3 planks x 30 seconds each x 3 sets

**Full range of motion on all exercises (disabilities pending) for t push ups try and push up between bars for extra range of motion - rest as little as possible target time is 40 mins...have fun. P.S the burpees I drop my hips to the floor similar to a sprawl.


----------



## rsp84 (Dec 9, 2008)

sounds tough, putting yourself through 40min of continous exercises isnt easy by anymeans.


----------



## Si-K (Jul 23, 2007)

thanks that makes me feel better...

I'm waiting for everyone to come back with times of 28 mins or something:laugh:..I done it in 40 mins in the session and threw up 3 times - at home I need a rest after the burpees and inbetween t press so takes about 50 mins (excluding warm up cool down etc - aim to take a couple of mins off it this week tho).

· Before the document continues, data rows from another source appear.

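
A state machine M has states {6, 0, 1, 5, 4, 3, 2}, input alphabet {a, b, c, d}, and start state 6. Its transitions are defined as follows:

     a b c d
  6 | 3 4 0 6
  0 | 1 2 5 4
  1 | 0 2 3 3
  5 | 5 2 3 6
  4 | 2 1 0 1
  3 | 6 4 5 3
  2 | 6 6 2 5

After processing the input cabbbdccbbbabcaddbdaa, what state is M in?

6 → 0 → 1 → 2 → 6 → 4 → 1 → 3 → 5 → 2 → 6 → 4 → 2 → 6 → 0 → 1 → 3 → 3 → 4 → 1 → 0 → 1

1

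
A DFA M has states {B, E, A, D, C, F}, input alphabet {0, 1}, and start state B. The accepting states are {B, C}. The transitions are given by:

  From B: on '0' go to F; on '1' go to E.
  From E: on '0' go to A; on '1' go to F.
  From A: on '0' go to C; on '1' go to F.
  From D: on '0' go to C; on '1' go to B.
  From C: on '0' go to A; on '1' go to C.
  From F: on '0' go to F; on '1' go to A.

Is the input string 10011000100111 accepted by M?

No

B → E → A → C → C → C → A → C → A → F → F → F → A → F → A
End state A is not accepting.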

Marc I suggest you book yourself in with Lee - He know's you wanna:laugh:, and maybe judge if he is working me extra hard, or if I am wimp or if you are in or out of shape and if you are pushing hard enough...I'm confident it's gonna make a huge difference having him pushing me - he's working in with me next week - so I train harder (anyone got a spare bucket I can borrow - mines getting full).:gh


----------



## marc (Jul 16, 2007)

Ive got a private thai class this morning with colin Heron ( Terry etims coach ) wish me luck

I would post a post training picture but i might not have function of any of my limbs for quite some time


----------



## Si-K (Jul 23, 2007)

R.I.P:laugh:

C U About 2pm then - for "work".  ...I'll have a Maxi Milk on ice ready for ya.


----------



## SanshouMatt (Jul 1, 2008)

We def need more comedy post training pics on here... :thumb


----------



## Si-K (Jul 23, 2007)

I can guarantee varying degrees of illness each Saturday if your desperate....

I would have loved to have seen me after the first session - I could not actually see at one point (big bright light - not at the end of any tunnel tho) all's I could do was listen to Lee count the reps whilst I drifted like a limp noodle in the wind.

After SteS's earlier statement - backing me up (kinda) I think he owns it to us - maybe we could run a competition best post training pic - (I was gonna put puking, but Andy would have just gone on the lash and posted up a kebab re-apearing pic):laugh:.


----------